By Madhusree Chatterjee, IANS,
New Delhi : Sluggish business, fakes, a stranglehold on auctions and price curves by the top 10 masters of modern art and a spate of deaths, including that of M.F. Hussain — all this and more marked the Indian art scene in the year coming to an end.
It was also a year when art lost several buyers, who were not willing to wait out the period of slow growth following the global meltdown. This might have made for less crowds at exhibitions, but big retrospectives and intense academic and archival research and blogging by art lovers — including buyers — and India’s historic participation at the Venice Biennale 2011 after years of dilly-dallying made up for the lows.

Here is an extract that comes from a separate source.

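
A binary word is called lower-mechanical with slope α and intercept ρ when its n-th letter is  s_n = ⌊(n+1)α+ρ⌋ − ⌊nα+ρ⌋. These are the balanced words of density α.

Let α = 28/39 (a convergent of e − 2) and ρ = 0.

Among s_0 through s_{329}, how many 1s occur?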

Then, Nobel laureate Rabindranath Tagore kept the Indian art world abuzz with a grand comeback to the mainstream nearly 77 years after he began to experiment with art in 1924. The occasion was his 150th birth anniversary, during which the nation decided to cast an eye on “Tagore, the artist”.
The government, which was officially celebrating the Tagore anniversary, collated nearly 4,000 of his art works into a volume titled “Chitrabali”. In another first, a cultural dialogue was also opened with Bangladesh to collaborate on Tagore’s art.
And, while various organisations mounted exhibitions of his art, showcases of artistic interpretations of his works in the country and abroad, Tagore made grim news in Kolkata’s exhibition circuit with a mega exposition of “fakes” at the government-run Calcutta Art College.
Nearly 20 of the 23 paintings by Tagore displayed at the college in March were found to be fake, a report prepared by the Archaeological Survey of India (ASI) said.
The ASI verdict has turned the spotlight on fake art which is in adundance across the market in the country. Sources in the art industry say as the traditional reproduction art continues to flourish, the new cause of concern this year was the hi-tech nature of copying art.
High-tech copies confuse e-buyers who fail to distinguish between original and copied art while trading on the Internet.
Explaining the modus operandi of hi-tech faking of art, leading Kolkata-based auctioneer and gallerist Vikram Bachhawat told IANS: “The fakers of art usually create a original digital print of an art work and set an artist to work on it — to touch the image with colours manually. In the end, the prints resemble originals and when they are sent to prospective buyers, it is difficult to identify the fake. E-galleries usually transact in digital fakes on the Internet,” Bachhawat said.
The numerous e-commerce portals for art that offer bargains as low as Rs.15,000 for collectibles priced Rs.100,000 and above have allowed hi-tech fake art to find more buyers, Bachhawat said.
Dinesh Vazirani, the CEO of Saffronart, India’s biggest online art auction house, said: “The astute nature of transactions by art collectors, who are opting for quality and branding post-meltdown, has become more research-based. In the future private museums, owners will demand longevity, exclusivity, value for money better and provenance of the art works they acquire.”
An analysis of Saffronart auctions over the year shows that quality has pre-occupied price curves. The modern masters took the lead in Saffronart’s winter online auction with M.F. Husain, S.H. Raza and F.N. Souza crossing the $180,000 mark. In an earlier auction, a painting (Kali) by Tyeb Mehta set a new auction precedent by selling for $1 million.
Overall, however, “business has been bad this year and I don’t see the market looking up before 2014”, said Narendra Jain, the Delhi-based co-director of Art Mall.
The Indian art market is estimated at $375 million.
The roster of death in 2011 was mind-boggling with icons like M.F. Husain, Sohan Qadri, Biren De and Jahangir Sabavala bowing out of the arena.
However, the year also boasted a retrospective of Anish Kapoor, a British sculptor of Indian origin; the return of the Kolkata Painters to the capital after 47 years and a retrospective of S.H. Raza — to name a few. It began with the India Art Summit 2011 in the capital, announced India’s first biennale at Kochi in 2012 and drew the directors of London’s Victoria & Albert Museum and the Paris Louvre to explore the possibilities of collaborations.